= Cost disease socialism =

Proposed concept to describe an economic pattern

Cost disease socialism is a proposed concept by Steven M. Teles, Samuel Hammond, and Daniel Takash of the Niskanen Center. It describes an economic pattern in which the subsidy of essential goods and services, coupled with limitations or regulatory constraints on new supply, increases the price without increasing the quantity provided.

== History ==
"Cost disease socialism" was termed by Steven M. Teles, Samuel Hammond, and Daniel Takash, in their 2021 report published through the Niskanen Center. Despite the similar name, it is not related to Baumol's cost disease, which is an alternative hypothesis for why costs go up in sectors with slower productivity growth. While Baumol's cost disease is focused on services, cost disease socialism can be applied to any essential good or service.

== Economic theory ==

Elastic supply with increased demand. Under these market conditions, when demand is increased due to subsidy, both the quantity provided and the price increase.

Inelastic supply with increased demand. Under these market conditions, when demand is increased due to subsidy, the quantity provided remains limited and the price increases more than it would have if the supply were elastic.

Cost disease socialism contrasts with other theories of why costs become high, such as Baumol's cost disease, luxury goods effects from increasing incomes, rent-seeking, and red tape. Cost disease socialism happens when essential goods or services are subsidized through government or philanthropy, with limitations or regulatory constraints on new supply.

== Applications ==
=== Healthcare ===
==== Kidney dialysis ====
As of 2021, Medicare is 14% of total federal spending in the United States, and nearly 7% of Medicare money is used for dialysis treatments, which are fully covered. In the United States, dialysis typically takes place in clinics, and costs $87,000 per year. In contrast, other countries use home-based dialysis, which is cheaper and preferred by patients. In the United States, the dialysis industry is an oligopoly, with 83% of the market served by two companies, DaVita and Fresenius. Medicare pays treatment providers per treatment, which may disincentivize better outcomes for the patient, such as preparation for kidney transplant. DaVita employees have been recorded by the Last Week Tonight show misleadingly telling patients that transplant is an equivalent option to dialysis, even though transplant results in a two to three times increased life expectancy.

==== Hearing aids ====
As of 2022, 37.5 million people in the United States have hearing loss but only 20% use a hearing aid. Senator Bernie Sanders added a provision to the Build Back Better Plan to increase government subsidy for hearing aids. The plan did not pass, and Hammond, Takash, and Teles criticized the plan, saying that "socializing costs while restricting supply will produce greater inflation". Later that year, United States president Joe Biden signed an executive order allowing hearing aids for hearing loss diagnosed as less than severe to be sold over the counter without a prescription, which was expected to result in 63 million dollars per year in savings for consumers on hearing device products.

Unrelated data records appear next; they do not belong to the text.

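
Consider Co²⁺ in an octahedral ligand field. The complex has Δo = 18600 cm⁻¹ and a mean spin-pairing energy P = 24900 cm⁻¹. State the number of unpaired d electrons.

Group 9 minus oxidation state +2 gives a d⁷ configuration for Co²⁺.
Δo < P, so pairing is avoided: the ground state is high-spin.
Filling d⁷ accordingly: t₂g⁵ eg².
Unpaired electrons: 3.

3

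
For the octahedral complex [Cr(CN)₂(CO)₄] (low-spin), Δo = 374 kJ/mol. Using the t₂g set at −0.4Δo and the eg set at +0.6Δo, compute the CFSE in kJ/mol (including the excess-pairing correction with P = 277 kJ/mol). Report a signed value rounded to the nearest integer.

Ligand charges: 2×(-1) from CN⁻ and 4×(+0) from CO sum to -2; with overall charge +0, Cr is +2.
Cr²⁺: group 6, so d-count = 6 − 2 = 4.
The d⁴ electrons fill as t₂g⁴ eg⁰.
The orbital stabilization is -1.6Δo = -1.6 × 374 = -598 kJ/mol.
Relative to high-spin t₂g³ eg¹ (0 paired), the low-spin configuration has 1 additional pair, contributing +1 × 277 = +277 kJ/mol.
Net CFSE = -598 + 277 = -321 kJ/mol.

-321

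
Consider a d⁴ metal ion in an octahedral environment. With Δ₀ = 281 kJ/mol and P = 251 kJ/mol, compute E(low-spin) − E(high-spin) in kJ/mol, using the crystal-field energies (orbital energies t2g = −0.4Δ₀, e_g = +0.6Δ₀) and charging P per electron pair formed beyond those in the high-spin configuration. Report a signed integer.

-30

In the high-spin limit (t2g^3 e_g^1) the orbital term is -0.6Δ₀ = -169 kJ/mol, with no excess pairing.
For low-spin the configuration is t2g^4 e_g^0: orbital energy -1.6 × 281 = -450 kJ/mol, and 1 additional pair relative to high-spin adds 251 kJ/mol, giving -199 kJ/mol.
The difference is -199 − (-169) = -30 kJ/mol, so low-spin lies lower.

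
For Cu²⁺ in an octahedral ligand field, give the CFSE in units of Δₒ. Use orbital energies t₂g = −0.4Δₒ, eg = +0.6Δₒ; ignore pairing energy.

-0.6 Δₒ

Cu sits in group 11; removing 2 electrons leaves Cu²⁺ with 11 − 2 = 9 d electrons.
Configuration: t₂g⁶ eg³.
CFSE = 6(-0.4Δₒ) + 3(0.6Δₒ) = -2.4Δₒ + 1.8Δₒ = -0.6Δₒ.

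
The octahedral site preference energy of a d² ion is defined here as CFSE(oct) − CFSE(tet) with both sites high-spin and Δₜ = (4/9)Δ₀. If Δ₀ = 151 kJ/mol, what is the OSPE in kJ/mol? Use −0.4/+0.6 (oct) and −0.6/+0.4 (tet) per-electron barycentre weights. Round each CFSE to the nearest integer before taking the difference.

Octahedral (high-spin): t₂g² eg⁰, CFSE = 2(−0.4) + 0(+0.6) = -0.8Δ₀ = -0.8 × 151 = -121 kJ/mol.
Tetrahedral: e² t₂⁰, CFSE = 2(−0.6) + 0(+0.4) = -1.2Δₜ = -1.2 × (4/9) × 151 = -81 kJ/mol.
OSPE = -121 − (-81) = -40 kJ/mol.

-40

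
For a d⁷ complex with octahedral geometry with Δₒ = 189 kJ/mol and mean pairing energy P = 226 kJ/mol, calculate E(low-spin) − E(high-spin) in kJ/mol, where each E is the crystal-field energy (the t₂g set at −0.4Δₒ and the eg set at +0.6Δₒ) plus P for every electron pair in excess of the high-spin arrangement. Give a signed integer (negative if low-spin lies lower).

In the high-spin limit (t₂g⁵ eg²) the orbital term is -0.8Δₒ = -151 kJ/mol, with no excess pairing.
Low-spin t₂g⁶ eg¹ gives -1.8Δₒ = -340 kJ/mol, but forming 1 extra pair costs 1P = 226 kJ/mol, so E(LS) = -340 + 226 = -114 kJ/mol.
The difference is -114 − (-151) = 37 kJ/mol, so high-spin lies lower.

37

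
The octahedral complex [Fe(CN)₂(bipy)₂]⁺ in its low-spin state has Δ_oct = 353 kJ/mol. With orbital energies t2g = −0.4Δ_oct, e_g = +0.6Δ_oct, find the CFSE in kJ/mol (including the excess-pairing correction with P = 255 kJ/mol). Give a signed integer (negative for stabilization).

Ligand charges: 2×(-1) from CN⁻ and 2×(+0) from bipy sum to -2; with overall charge +1, Fe is +3.
Fe is in group 8, so Fe³⁺ is d⁵ (8 − 3 = 5).
The d⁵ electrons fill as t2g^5 e_g^0.
The orbital stabilization is -2.0Δ_oct = -2.0 × 353 = -706 kJ/mol.
Relative to high-spin t2g^3 e_g^2 (0 paired), the low-spin configuration has 2 additional pairs, contributing +2 × 255 = +510 kJ/mol.
Combining: -706 + 510 = -196 kJ/mol.

-196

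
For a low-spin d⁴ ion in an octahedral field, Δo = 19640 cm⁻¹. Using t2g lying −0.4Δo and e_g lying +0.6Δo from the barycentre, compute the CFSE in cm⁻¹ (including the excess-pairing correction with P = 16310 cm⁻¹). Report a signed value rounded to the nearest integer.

-15114

Electron filling gives t2g^4 e_g^0.
The orbital stabilization is -1.6Δo = -1.6 × 19640 = -31424 cm⁻¹.
Relative to high-spin t2g^3 e_g^1 (0 paired), the low-spin configuration has 1 additional pair, contributing +1 × 16310 = +16310 cm⁻¹.
Overall CFSE = -31424 + 16310 = -15114 cm⁻¹.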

=== Post-secondary education ===
In 2017, the New York Federal Reserve found that when subsidy of student loans was increased, 60% of the increase translated directly into tuition fee hikes, without any change in the post-secondary education that students were receiving. The Niskanen Center holds that supply of essential goods is often constrained by regulation. Aside from the supply, the quality of post-secondary education needs to improve for it to be worthwhile. At for-profit colleges, students who complete their degrees earn $3,500 to $4,000 more on average per year. Students who started post-secondary education without necessarily finishing it had on average a negative salary change, perhaps because dropping out of college is a negative signal on a resumé. A study found that increases in the cost of providing post-secondary education from 2003 to 2013 were largely driven by increases in the numbers of non-teaching student services and administrative staff at schools.

=== Housing ===
One paper estimates that if housing were not constrained in the cities of New York, San Francisco, and San Jose, the United States GDP would be 4% higher. This is because high rents cost more money without increasing productivity. In the average city, a tech worker moving in creates five other jobs; in San Francisco, local economist Tom Egan estimates that the same professional creates just over two jobs on average because so much of people's income goes towards rent. According to the cost disease socialism theory, government attempts to alleviate the high cost of rent through subsidies and rent controls lead to higher prices in the absence of regulatory attempts to increase the supply of housing. Additionally, some researchers find that rent control can have a net negative effect even for tenants under rent control, taking into account decreased landlord incentive to maintain housing quality, and tenants not being able to move out of poor quality housing due to higher prices in the uncontrolled sector.

=== Child care ===
The Build Back Better plan proposed in 2021 was called by Hammond, Takash, and Teles "an extreme example" of cost disease socialism when it came to child care. The bill included subsidizing 90% of child care costs while increasing them through increasing child care provider salaries and mandating child care provider credentials. The bill could also have potentially reduced supply by disallowing some informal care programs, such as those hosted by religious institutions.